Mirror of Justice

A blog dedicated to the development of Catholic legal theory.
Affiliated with the Program on Church, State & Society at Notre Dame Law School.

Monday, June 9, 2014

"The Bluest State": A Case Study in Progressive Political Policies

Despite the occasional snarky comment (from both sides), thoughtful public citizens of Catholic faith from both sides of the political spectrum earnestly desire a society in which people thrive, economically, socially, and religiously.  We all want to see children enjoying a quality education.  We all want to see young men and women of all races and from all backgrounds have an equal opportunity to succeed in life.  We all want to see the unfortunate have access to housing, nutrition, and health care.

From the most part, what divides us are not first principles but a disagreement as to what works.  (I say, "for the most part," as I do think there is some distance between the left and right on the independent value of freedom of choice -- that is, a freedom from even the well-intentioned directives of government.)  Or, to put it in terms of Catholic teaching, the primary question is one of prudential considerations.  And that, in turn, depends largely on evidence about how policies fare when translated into the real world.

Aaron Renn, an urban analyst, writes in City Journal about Rhodes Island as "The Bluest State."  As Renn describes it, "Rhode Island has the full complement of blue-model orthodoxy: high taxes, high social-services spending, powerful unions, and suffocating regulation."  And the result?   Rhode_Island_Locator_Map

Small wonder that Rhode Island scores poorly in most business-climate surveys—47th in the Small Business Survival Index and 46th in the Tax Foundation’s rankings of business-tax climate.

Its blue-state enthusiasms have done the state serious damage. Depending on the month, Rhode Island has either the worst or second-worst unemployment rate in the nation: 9.3 percent, according to the latest Bureau of Labor Statistics figures. Since 2000, the state has lost 2.5 percent of its jobs, and what jobs it has created are mostly low-paying. The job situation is so dire that entire local economies have become dominated by the benefits-payment cycle. In Woonsocket, for example, one-third of residents are on food stamps.

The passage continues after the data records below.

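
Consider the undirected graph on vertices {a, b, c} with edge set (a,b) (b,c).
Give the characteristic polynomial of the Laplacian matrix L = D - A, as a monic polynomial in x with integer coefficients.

x^3 - 4x^2 + 3x

Reading degrees in the order [a, b, c] gives [1, 2, 1]; set D = diag(1, 2, 1) and form L = D - A. The eigenvalues of L are [0, 1, 3]; the characteristic polynomial is the product of (x - lambda_i), which multiplies out to x^3 - 4x^2 + 3x. Since p(0) = det(-L) = 0, x divides p(x). The largest eigenvalue, 3, is at most the vertex count 3.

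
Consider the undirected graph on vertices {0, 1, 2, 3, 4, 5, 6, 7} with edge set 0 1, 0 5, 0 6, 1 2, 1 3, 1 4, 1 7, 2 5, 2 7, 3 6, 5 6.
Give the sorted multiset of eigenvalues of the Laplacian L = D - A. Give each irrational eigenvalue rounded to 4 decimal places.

[0, 0.8664, 1.2771, 1.9021, 3.2338, 3.7938, 4.6109, 6.3158]

Each diagonal entry of L is the vertex degree and each off-diagonal entry is -1 where an edge is present, 0 otherwise; in the order [0, 1, 2, 3, 4, 5, 6, 7] the diagonal is [3, 5, 3, 2, 1, 3, 3, 2]. The multiplicity of 0 as a Laplacian eigenvalue equals the number of connected components. There is one zero in the spectrum, matching the 1 component.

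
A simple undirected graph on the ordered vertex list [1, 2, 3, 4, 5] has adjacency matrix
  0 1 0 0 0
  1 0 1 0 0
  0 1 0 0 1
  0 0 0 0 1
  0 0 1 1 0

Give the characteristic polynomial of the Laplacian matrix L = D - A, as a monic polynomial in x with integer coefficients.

x^5 - 8x^4 + 21x^3 - 20x^2 + 5x

Each diagonal entry of L is the vertex degree and each off-diagonal entry is -1 where an edge is present, 0 otherwise; in the order [1, 2, 3, 4, 5] the diagonal is [1, 2, 2, 1, 2]. Computing det(xI - L) by cofactor expansion (or equivalently via sum-over-permutations) gives x^5 - 8x^4 + 21x^3 - 20x^2 + 5x. Since p(0) = det(-L) = 0, x divides p(x). The largest eigenvalue, 3.6180, is at most the vertex count 5. There is one zero in the spectrum, matching the 1 component.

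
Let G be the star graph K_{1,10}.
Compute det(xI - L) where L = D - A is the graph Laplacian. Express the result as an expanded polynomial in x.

x^11 - 20x^10 + 135x^9 - 480x^8 + 1050x^7 - 1512x^6 + 1470x^5 - 960x^4 + 405x^3 - 100x^2 + 11x

The graph has 11 vertices and degree multiset [10, 1, 1, 1, 1, 1, 1, 1, 1, 1, 1]; D is the diagonal matrix of degrees and L = D - A. Computing det(xI - L) by cofactor expansion (or equivalently via sum-over-permutations) gives x^11 - 20x^10 + 135x^9 - 480x^8 + 1050x^7 - 1512x^6 + 1470x^5 - 960x^4 + 405x^3 - 100x^2 + 11x. Since p(0) = det(-L) = 0, x divides p(x).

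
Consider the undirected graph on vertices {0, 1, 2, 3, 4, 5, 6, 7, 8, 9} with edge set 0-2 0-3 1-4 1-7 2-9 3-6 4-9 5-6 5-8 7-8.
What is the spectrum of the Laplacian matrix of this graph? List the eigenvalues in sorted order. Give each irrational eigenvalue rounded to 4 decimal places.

With the vertex order [0, 1, 2, 3, 4, 5, 6, 7, 8, 9], the degrees are [2, 2, 2, 2, 2, 2, 2, 2, 2, 2], giving D = diag(2, 2, 2, 2, 2, 2, 2, 2, 2, 2) and L = D - A. Diagonalising L (or applying a numerical eigensolver to the 10x10 matrix) gives the spectrum above. There is one zero in the spectrum, matching the 1 component. The largest eigenvalue, 4, is at most the vertex count 10.

[0, 0.3820, 0.3820, 1.3820, 1.3820, 2.6180, 2.6180, 3.6180, 3.6180, 4]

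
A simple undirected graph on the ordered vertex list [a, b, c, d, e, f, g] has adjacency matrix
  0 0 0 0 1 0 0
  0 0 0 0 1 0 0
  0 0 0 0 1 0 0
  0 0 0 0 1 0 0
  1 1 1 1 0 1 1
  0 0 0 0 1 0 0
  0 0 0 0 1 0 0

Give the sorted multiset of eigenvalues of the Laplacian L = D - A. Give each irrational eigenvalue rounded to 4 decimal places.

With the vertex order [a, b, c, d, e, f, g], the degrees are [1, 1, 1, 1, 6, 1, 1], giving D = diag(1, 1, 1, 1, 6, 1, 1) and L = D - A. The multiplicity of 0 as a Laplacian eigenvalue equals the number of connected components. The largest eigenvalue, 7, is at most the vertex count 7. The eigenvalues sum to 12, which equals trace(L) = 2|E|.

[0, 1, 1, 1, 1, 1, 7]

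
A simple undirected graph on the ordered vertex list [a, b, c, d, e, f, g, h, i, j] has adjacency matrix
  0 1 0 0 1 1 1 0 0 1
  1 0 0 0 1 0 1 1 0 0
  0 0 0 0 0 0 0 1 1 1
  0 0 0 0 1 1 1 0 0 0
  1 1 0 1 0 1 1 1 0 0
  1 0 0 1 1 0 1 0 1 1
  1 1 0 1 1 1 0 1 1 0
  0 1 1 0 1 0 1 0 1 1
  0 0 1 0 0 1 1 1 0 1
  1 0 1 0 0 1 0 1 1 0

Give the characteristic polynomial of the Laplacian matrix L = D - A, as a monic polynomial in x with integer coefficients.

With the vertex order [a, b, c, d, e, f, g, h, i, j], the degrees are [5, 4, 3, 3, 6, 6, 7, 6, 5, 5], giving D = diag(5, 4, 3, 3, 6, 6, 7, 6, 5, 5) and L = D - A. Computing det(xI - L) by cofactor expansion (or equivalently via sum-over-permutations) gives x^10 - 50x^9 + 1092x^8 - 13652x^7 + 107475x^6 - 551338x^5 + 1838244x^4 - 3829118x^3 + 4504236x^2 - 2268720x. The coefficient of x^9 equals -trace(L) = -50, matching the sum of degrees. By the matrix-tree theorem the graph has (1/10) * product of the nonzero eigenvalues = 226872 spanning trees.

x^10 - 50x^9 + 1092x^8 - 13652x^7 + 107475x^6 - 551338x^5 + 1838244x^4 - 3829118x^3 + 4504236x^2 - 2268720x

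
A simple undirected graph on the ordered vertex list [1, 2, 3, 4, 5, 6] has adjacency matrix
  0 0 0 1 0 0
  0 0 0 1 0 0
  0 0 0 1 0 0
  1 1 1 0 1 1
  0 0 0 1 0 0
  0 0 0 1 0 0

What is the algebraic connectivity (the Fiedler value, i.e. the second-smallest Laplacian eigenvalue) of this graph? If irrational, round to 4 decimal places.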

On top of this, real incomes have remained "stagnant for decades" and housing is "prohibitively expensive."

Renn's prescription?

Rhode Island has to reduce the size of its government—paring back taxes, spending, and regulation, and doing so over the long haul until it has a fiscally sustainable system that doesn’t strangle its economy. And somehow, the state’s leaders and residents need to rethink their views on development and free enterprise.